Hue Hunter Concept


This project challenged me to conceptualize, design, and prototype an app for sorting and finding photos. With today's ease to load up cloud accounts with tens of thousands of photos, it's imperative to design more sophisticated apps to deal with these enormous libraries. My app concept is designed to filter, sort, and share photos based on color. As my photo Instagram makes clear, I am one of many people who take time to find and curate photos to match as a set. My app, Hue Hunter, would make this process a breeze.

With a library of 60,000 photos and counting, I knew I should demonstrate this interface with my own images.
For the core functionality, I had to plan out how the user would use this color sorting mechanism. The most natural way to interact with color is, of course, with a color wheel. The original concept I created involves live-viewing of results as you slide. This mechanism is what I chose to build the concept around and based off.
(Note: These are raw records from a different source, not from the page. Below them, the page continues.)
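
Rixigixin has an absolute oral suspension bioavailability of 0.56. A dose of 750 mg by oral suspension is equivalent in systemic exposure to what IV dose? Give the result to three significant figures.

Systemic exposure from an extravascular dose = F × D_ev, so the equivalent IV dose is F × D_ev.
D_iv = F × D_ev = 0.56 × 750 = 420 mg

D_iv = 420 mg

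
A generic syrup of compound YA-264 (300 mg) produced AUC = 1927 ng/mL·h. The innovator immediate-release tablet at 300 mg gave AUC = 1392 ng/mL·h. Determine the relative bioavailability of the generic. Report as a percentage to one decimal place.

F_rel = (AUC_test/D_test) / (AUC_ref/D_ref)
      = (1927/300) / (1392/300)
      = 6.42333 / 4.64 = 1.3843 = 138.43%

F_rel = 138.4%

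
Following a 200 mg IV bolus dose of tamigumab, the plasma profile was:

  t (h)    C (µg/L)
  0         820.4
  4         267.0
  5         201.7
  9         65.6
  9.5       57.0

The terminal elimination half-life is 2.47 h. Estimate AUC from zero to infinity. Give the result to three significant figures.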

When posting photos that align to an aesthetic, some people like to match or complement colors. Seeing a dominant primary color, plus a secondary accent color is what I personally like to have in my photos. Being able to discern a primary, secondary, or even tertiary color in a photo is something we already see in apps and software—demonstrating how our devices can analyze and differentiate with ease.
To THOROUGHLY conceptualize the app, as well as make it enticing to use on a frequent basis, a simple search was not enough to make it stand out from competition. Working with features like an automatic finder for ideal photos, daily recommendations, and whole library access pushed the idea from a search and find function to a standalone app with a daily draw to open and discover what might be hiding in your library.
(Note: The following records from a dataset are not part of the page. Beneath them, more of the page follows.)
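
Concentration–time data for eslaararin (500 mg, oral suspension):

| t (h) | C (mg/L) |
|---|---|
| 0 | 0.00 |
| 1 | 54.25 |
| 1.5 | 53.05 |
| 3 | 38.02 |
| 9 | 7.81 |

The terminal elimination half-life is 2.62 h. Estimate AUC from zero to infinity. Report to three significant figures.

Trapezoidal AUC_0→9:
  [0→1]: (0.00+54.25)/2 × 1 = 27.125
  [1→1.5]: (54.25+53.05)/2 × 0.5 = 26.825
  [1.5→3]: (53.05+38.02)/2 × 1.5 = 68.3025
  [3→9]: (38.02+7.81)/2 × 6 = 137.49
  Sum = 259.7425 mg/L·h
k_e = ln2 / t½ = 0.693147 / 2.62 = 0.2646 h^-1
Extrapolated tail: C_last / k_e = 7.81 / 0.2646 = 29.516
AUC_0→∞ = 259.7425 + 29.516 = 289.2585 mg/L·h

AUC = 289 mg/L·h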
The updated dark and red interface was inspired by classic photo darkrooms. Matching the dark appearance with judiciously placed glowing red provides clear hierarchy while not drawing focus from the main content—similar to the red of darkrooms emitting just enough light to see where you are, but not enough to prematurely expose photos. Of course, the all-dark interface also lets your photos stay the main attraction. Now there's even less between you and your favorite photos.
As a final deliverable, I created a short video to demonstrate how this app would function in an average user flow. Displaying the search and navigation gives an idea of what it's like to use.